After this, Othello’s anger is intense and frightening towards Desdemona. When he demands to see the handkerchief he gave to her, Desdemona obviously does not have it and cannot explain where it is. It infuriates Othello when she claims she has misplaced it, as he believes she is lying to him. Othello’s speech is short and impulsive, which shows his uncertainty about the situation. They both part on bad terms, with Desdemona reassuring herself in naivety, that Othello must be upset with some affair of the state. In Act IV Iago continues to encourage Othello’s jealousy by filling his head with graphic images of Desdemona’s infidelity and he persuades Othello to eavesdrop on a conversation which he will initiate with Cassio, who will speak the truth about their intercourse. Iago plans this by asking Cassio about his present relationship, leaving Othello to think he is speaking of Desdemona when it’s the converse.
Here Othello decides he will kill them both, and his deep and final emotions for Desdemona seem to fade into disappearance, he is now definite about what he has to do, and we see confidence in his character. This all builds up into an ultimate confrontation between Desdemona and the enraged Othello, he asks her of her infidelity, and she unknowingly denies it all. Othello unfortunately dismisses all of her pleads and the tragedy ends with him smothering her. The end of the play is tragic and has the audience captivated, yet the real tragedy is still waiting for Othello when he finally learns about Iago’s secrets and lies.

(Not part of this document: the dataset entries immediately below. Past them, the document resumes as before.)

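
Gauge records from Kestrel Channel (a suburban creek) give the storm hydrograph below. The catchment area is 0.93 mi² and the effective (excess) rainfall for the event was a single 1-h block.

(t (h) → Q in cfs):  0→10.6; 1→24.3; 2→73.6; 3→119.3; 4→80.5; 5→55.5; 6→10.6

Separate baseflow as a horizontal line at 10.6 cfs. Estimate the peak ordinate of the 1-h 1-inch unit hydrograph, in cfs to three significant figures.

U_p ≈ 217 cfs

Direct runoff: 0.0, 13.7, 63.0, 108.7, 69.9, 44.9, 0.0 cfs; ΣQ_DR = 300.2 cfs, peak = 108.7 cfs.
Runoff depth d = ΣQ_DR·Δt / A = 300.2 × 3600 / (0.93 mi²) = 0.5002 in.
The 1-inch UH is the DRH scaled by (1 in)/d, so U_p = 108.7 × 1/0.5002 = 217 cfs.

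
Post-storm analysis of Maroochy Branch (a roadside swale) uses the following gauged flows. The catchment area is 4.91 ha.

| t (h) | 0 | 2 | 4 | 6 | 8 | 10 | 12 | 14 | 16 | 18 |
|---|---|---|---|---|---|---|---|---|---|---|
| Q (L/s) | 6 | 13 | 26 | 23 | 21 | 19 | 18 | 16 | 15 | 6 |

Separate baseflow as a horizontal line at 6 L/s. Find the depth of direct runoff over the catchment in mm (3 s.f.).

d ≈ 15.1 mm

Direct runoff: 0.0, 7.0, 20.0, 17.0, 15.0, 13.0, 12.0, 10.0, 9.0, 0.0 L/s; ΣQ_DR = 103.0 L/s.
V = ΣQ_DR · Δt = 103.0 × 7200 s = 7.416 × 10^5 L.
Over A = 4.91 ha, depth = V / A = 15.1 mm.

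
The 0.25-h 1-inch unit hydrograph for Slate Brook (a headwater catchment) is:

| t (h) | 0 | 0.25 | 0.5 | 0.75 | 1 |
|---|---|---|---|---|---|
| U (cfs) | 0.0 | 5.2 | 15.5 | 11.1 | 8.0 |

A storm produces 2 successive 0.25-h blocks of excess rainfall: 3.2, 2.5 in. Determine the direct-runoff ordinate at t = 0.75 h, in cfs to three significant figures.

Q ≈ 74.3 cfs

By discrete convolution, Q_j = Σ (P_i / 1 in) · U_{j−i}.
At t = 0.75 h (j=3): Q = (3.2/1)·11.1 + (2.5/1)·15.5 = 74.3 cfs.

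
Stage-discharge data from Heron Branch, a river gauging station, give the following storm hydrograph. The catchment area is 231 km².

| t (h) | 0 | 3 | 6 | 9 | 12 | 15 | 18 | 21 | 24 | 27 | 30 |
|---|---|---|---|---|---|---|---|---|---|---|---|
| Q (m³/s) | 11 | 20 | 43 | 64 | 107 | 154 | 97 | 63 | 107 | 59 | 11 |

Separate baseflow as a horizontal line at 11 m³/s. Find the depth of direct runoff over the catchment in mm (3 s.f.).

Direct runoff: 0.0, 9.0, 32.0, 53.0, 96.0, 143.0, 86.0, 52.0, 96.0, 48.0, 0.0 m³/s; ΣQ_DR = 615.0 m³/s.
V = ΣQ_DR · Δt = 615.0 × 10800 s = 6.642 × 10^6 m³.
Over A = 231 km², depth = V / A = 28.8 mm.

d ≈ 28.8 mm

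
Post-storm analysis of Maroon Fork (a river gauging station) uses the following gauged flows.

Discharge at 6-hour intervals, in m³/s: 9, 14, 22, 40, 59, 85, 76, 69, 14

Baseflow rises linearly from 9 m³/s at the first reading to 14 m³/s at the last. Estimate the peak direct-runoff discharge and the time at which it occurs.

Q_p = 72.88 m³/s at t = 30 h

Subtracting baseflow gives direct-runoff ordinates: 0.00, 4.38, 11.75, 29.12, 47.50, 72.88, 63.25, 55.62, 0.00 m³/s.
The maximum is 72.88 m³/s, occurring at the reading for t = 30 h.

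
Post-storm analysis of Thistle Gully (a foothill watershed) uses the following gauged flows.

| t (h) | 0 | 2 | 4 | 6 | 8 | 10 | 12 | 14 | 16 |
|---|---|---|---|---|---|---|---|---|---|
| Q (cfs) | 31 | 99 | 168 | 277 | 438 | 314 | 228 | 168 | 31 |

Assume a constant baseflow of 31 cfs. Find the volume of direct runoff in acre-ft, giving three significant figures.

Direct-runoff ordinates (Q − Q_b): 0.0, 68.0, 137.0, 246.0, 407.0, 283.0, 197.0, 137.0, 0.0 cfs.
ΣQ_DR = 1475 cfs.
With Δt = 2 h = 7200 s, V = ΣQ_DR · Δt = 1475 × 7200 = 1.06 × 10^7 ft³ = 244 acre-ft.

V ≈ 244 acre-ft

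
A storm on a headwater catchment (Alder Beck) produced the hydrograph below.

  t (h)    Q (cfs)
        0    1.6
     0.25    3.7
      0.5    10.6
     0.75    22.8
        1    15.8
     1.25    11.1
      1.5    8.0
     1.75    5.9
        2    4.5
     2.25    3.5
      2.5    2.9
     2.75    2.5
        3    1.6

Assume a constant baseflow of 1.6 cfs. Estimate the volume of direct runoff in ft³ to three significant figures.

Direct-runoff ordinates (Q − Q_b): 0.0, 2.1, 9.0, 21.2, 14.2, 9.5, 6.4, 4.3, 2.9, 1.9, 1.3, 0.9, 0.0 cfs.
ΣQ_DR = 73.70 cfs.
With Δt = 0.25 h = 900 s, V = ΣQ_DR · Δt = 73.70 × 900 = 66300 ft³.

V ≈ 66300 ft³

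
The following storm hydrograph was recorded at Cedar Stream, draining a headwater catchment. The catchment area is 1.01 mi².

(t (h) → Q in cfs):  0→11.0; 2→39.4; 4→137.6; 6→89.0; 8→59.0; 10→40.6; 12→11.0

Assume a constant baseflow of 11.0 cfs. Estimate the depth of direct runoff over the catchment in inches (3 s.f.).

Direct runoff: 0.0, 28.4, 126.6, 78.0, 48.0, 29.6, 0.0 cfs; ΣQ_DR = 310.6 cfs.
V = ΣQ_DR · Δt = 310.6 × 7200 s = 2.236 × 10^6 ft³.
Over A = 1.01 mi², depth = V / A = 0.953 in.

d ≈ 0.953 in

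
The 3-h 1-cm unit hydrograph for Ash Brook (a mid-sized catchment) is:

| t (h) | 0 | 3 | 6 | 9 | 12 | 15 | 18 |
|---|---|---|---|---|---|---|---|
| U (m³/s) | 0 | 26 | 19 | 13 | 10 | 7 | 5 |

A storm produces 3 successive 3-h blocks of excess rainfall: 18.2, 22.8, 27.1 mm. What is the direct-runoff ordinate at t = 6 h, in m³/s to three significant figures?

Q ≈ 93.9 m³/s

By discrete convolution, Q_j = Σ (P_i / 10 mm) · U_{j−i}.
At t = 6 h (j=2): Q = (18.2/10)·19 + (22.8/10)·26 + (27.1/10)·0 = 93.9 m³/s.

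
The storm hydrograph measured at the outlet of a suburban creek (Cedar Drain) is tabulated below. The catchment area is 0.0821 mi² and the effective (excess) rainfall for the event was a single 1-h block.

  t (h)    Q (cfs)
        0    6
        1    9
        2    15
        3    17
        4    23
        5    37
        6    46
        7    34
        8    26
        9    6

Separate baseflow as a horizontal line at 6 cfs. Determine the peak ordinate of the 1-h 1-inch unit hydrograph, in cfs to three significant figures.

Direct runoff: 0.0, 3.0, 9.0, 11.0, 17.0, 31.0, 40.0, 28.0, 20.0, 0.0 cfs; ΣQ_DR = 159.0 cfs, peak = 40.0 cfs.
Runoff depth d = ΣQ_DR·Δt / A = 159.0 × 3600 / (0.0821 mi²) = 3.001 in.
The 1-inch UH is the DRH scaled by (1 in)/d, so U_p = 40.0 × 1/3.001 = 13.3 cfs.

U_p ≈ 13.3 cfs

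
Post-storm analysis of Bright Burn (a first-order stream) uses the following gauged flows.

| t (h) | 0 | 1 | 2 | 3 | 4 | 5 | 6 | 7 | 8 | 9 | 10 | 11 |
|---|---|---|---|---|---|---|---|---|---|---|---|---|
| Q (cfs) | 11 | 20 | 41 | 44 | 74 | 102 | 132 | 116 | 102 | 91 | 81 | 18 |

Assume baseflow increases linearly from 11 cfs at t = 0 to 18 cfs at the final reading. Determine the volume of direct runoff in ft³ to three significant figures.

V ≈ 2.37 × 10^6 ft³

Direct-runoff ordinates (Q − Q_b): 0.00, 8.36, 28.73, 31.09, 60.45, 87.82, 117.18, 100.55, 85.91, 74.27, 63.64, 0.00 cfs.
ΣQ_DR = 658.0 cfs.
With Δt = 1 h = 3600 s, V = ΣQ_DR · Δt = 658.0 × 3600 = 2.37 × 10^6 ft³.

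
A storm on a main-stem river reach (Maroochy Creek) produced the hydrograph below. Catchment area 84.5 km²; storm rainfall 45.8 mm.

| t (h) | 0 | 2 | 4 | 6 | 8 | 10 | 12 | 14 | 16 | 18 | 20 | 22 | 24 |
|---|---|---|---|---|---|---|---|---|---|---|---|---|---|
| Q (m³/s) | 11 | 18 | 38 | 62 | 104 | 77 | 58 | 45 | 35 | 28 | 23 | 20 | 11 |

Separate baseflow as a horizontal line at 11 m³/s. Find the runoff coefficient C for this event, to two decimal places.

ΣQ_DR = 387.0 m³/s; V = ΣQ_DR·Δt = 2.786 × 10^6 m³.
Runoff depth d = V / A = 32.98 mm.
C = d / P = 32.98 / 45.8 = 0.72.

C ≈ 0.72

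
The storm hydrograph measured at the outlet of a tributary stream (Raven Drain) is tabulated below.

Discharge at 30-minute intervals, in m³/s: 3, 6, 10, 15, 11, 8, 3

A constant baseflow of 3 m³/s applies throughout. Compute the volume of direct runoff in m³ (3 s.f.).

Direct-runoff ordinates (Q − Q_b): 0.0, 3.0, 7.0, 12.0, 8.0, 5.0, 0.0 m³/s.
ΣQ_DR = 35.00 m³/s.
With Δt = 0.5 h = 1800 s, V = ΣQ_DR · Δt = 35.00 × 1800 = 63000 m³.

V ≈ 63000 m³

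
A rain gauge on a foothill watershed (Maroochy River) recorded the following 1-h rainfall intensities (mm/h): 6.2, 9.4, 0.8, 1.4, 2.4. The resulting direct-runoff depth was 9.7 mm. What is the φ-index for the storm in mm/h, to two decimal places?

φ ≈ 2.95 mm/h

Only the 2 blocks with intensity above φ contribute runoff: 6.2, 9.4 mm/h.
Σ(I−φ)·Δt = d  ⇒  (6.2+9.4 − 2φ)·1 = 9.7
φ = (15.60 − 9.7/1) / 2 = 2.95 mm/h.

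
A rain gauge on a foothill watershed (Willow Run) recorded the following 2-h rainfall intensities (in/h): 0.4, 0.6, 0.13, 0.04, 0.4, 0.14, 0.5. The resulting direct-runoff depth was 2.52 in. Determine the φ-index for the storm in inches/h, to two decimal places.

Only the 4 blocks with intensity above φ contribute runoff: 0.4, 0.6, 0.4, 0.5 in/h.
Σ(I−φ)·Δt = d  ⇒  (0.4+0.6+0.4+0.5 − 4φ)·2 = 2.52
φ = (1.900 − 2.52/2) / 4 = 0.16 in/h.

φ ≈ 0.16 in/h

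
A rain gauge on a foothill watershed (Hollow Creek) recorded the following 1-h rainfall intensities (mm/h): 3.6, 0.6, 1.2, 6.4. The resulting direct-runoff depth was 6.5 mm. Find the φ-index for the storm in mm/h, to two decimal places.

Only the 2 blocks with intensity above φ contribute runoff: 3.6, 6.4 mm/h.
Σ(I−φ)·Δt = d  ⇒  (3.6+6.4 − 2φ)·1 = 6.5
φ = (10.00 − 6.5/1) / 2 = 1.75 mm/h.

φ ≈ 1.75 mm/h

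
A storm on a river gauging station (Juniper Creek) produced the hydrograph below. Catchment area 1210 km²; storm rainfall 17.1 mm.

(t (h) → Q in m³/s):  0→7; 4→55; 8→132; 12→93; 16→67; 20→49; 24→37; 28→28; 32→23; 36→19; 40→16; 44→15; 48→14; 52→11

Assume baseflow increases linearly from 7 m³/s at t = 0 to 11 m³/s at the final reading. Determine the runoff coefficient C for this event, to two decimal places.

ΣQ_DR = 440.0 m³/s; V = ΣQ_DR·Δt = 6.336 × 10^6 m³.
Runoff depth d = V / A = 5.236 mm.
C = d / P = 5.236 / 17.1 = 0.31.

C ≈ 0.31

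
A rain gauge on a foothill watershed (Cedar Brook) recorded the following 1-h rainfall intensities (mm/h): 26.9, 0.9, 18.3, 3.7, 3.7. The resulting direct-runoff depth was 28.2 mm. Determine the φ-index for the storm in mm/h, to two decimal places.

φ ≈ 8.50 mm/h

Only the 2 blocks with intensity above φ contribute runoff: 26.9, 18.3 mm/h.
Σ(I−φ)·Δt = d  ⇒  (26.9+18.3 − 2φ)·1 = 28.2
φ = (45.20 − 28.2/1) / 2 = 8.50 mm/h.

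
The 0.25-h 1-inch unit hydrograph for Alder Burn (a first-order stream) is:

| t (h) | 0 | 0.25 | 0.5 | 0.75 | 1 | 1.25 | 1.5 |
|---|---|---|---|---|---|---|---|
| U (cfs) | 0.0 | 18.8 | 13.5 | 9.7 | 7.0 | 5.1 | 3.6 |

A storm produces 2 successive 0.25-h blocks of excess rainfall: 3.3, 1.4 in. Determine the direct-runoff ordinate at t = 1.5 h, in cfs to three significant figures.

Q ≈ 19.0 cfs

By discrete convolution, Q_j = Σ (P_i / 1 in) · U_{j−i}.
At t = 1.5 h (j=6): Q = (3.3/1)·3.6 + (1.4/1)·5.1 = 19.0 cfs.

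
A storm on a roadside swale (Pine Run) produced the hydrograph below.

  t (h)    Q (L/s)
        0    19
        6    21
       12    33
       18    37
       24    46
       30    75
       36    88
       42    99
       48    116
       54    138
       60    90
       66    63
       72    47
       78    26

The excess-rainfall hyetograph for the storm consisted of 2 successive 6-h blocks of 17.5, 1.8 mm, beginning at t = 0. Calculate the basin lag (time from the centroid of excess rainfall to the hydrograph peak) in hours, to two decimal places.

Centroid of excess rainfall: t_c = Σ P_i·t̄_i / ΣP_i = 3.5596 h (block centres at 3, 9 h).
Hydrograph peak occurs at t = 54 h, so basin lag t_L = 54 − 3.5596 = 50.44 h.

t_L ≈ 50.44 h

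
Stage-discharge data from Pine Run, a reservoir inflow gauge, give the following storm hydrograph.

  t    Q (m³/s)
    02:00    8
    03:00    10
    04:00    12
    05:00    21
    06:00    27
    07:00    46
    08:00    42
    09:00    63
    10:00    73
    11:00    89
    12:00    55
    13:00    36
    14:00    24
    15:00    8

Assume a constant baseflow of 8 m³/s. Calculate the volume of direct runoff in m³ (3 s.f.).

Direct-runoff ordinates (Q − Q_b): 0.0, 2.0, 4.0, 13.0, 19.0, 38.0, 34.0, 55.0, 65.0, 81.0, 47.0, 28.0, 16.0, 0.0 m³/s.
ΣQ_DR = 402.0 m³/s.
With Δt = 1 h = 3600 s, V = ΣQ_DR · Δt = 402.0 × 3600 = 1.45 × 10^6 m³.

V ≈ 1.45 × 10^6 m³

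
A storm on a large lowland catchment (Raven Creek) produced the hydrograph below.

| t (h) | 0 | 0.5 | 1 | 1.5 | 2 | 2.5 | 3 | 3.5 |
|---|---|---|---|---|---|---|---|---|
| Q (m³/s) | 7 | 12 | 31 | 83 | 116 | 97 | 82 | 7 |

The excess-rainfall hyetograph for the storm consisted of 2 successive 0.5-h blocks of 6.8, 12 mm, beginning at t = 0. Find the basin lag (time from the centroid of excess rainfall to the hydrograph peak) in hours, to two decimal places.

t_L ≈ 1.43 h

Centroid of excess rainfall: t_c = Σ P_i·t̄_i / ΣP_i = 0.5691 h (block centres at 0.25, 0.75 h).
Hydrograph peak occurs at t = 2 h, so basin lag t_L = 2 − 0.5691 = 1.43 h.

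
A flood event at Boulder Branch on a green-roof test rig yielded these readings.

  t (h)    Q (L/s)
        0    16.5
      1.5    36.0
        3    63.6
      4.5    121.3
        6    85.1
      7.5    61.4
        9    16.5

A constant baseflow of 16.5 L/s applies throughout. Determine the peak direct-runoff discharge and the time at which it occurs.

Subtracting baseflow gives direct-runoff ordinates: 0.0, 19.5, 47.1, 104.8, 68.6, 44.9, 0.0 L/s.
The maximum is 104.8 L/s, occurring at the reading for t = 4.5 h.

Q_p = 104.8 L/s at t = 4.5 h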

The main point to think about when bringing this essay to a conclusion is, who is to blame for Desdemona’s tragic death? Most people’s first instinct is to hold Iago responsible for the whole sequence of events leading towards the closing scenes, which is a fair comment, as he comes across as being a wicked character with evil intentions. Othello is obviously the one who physically murders Desdemona although he is constantly reassuring himself throughout the final act, telling himself that it is his duty to kill his wife for her unforgivable behaviour, yet he still did not have any hard evidence to justify his actions. When he finally carries his actions through he comes across to the audience as if his judgement has been impaired or as if he has been overcome by another entity.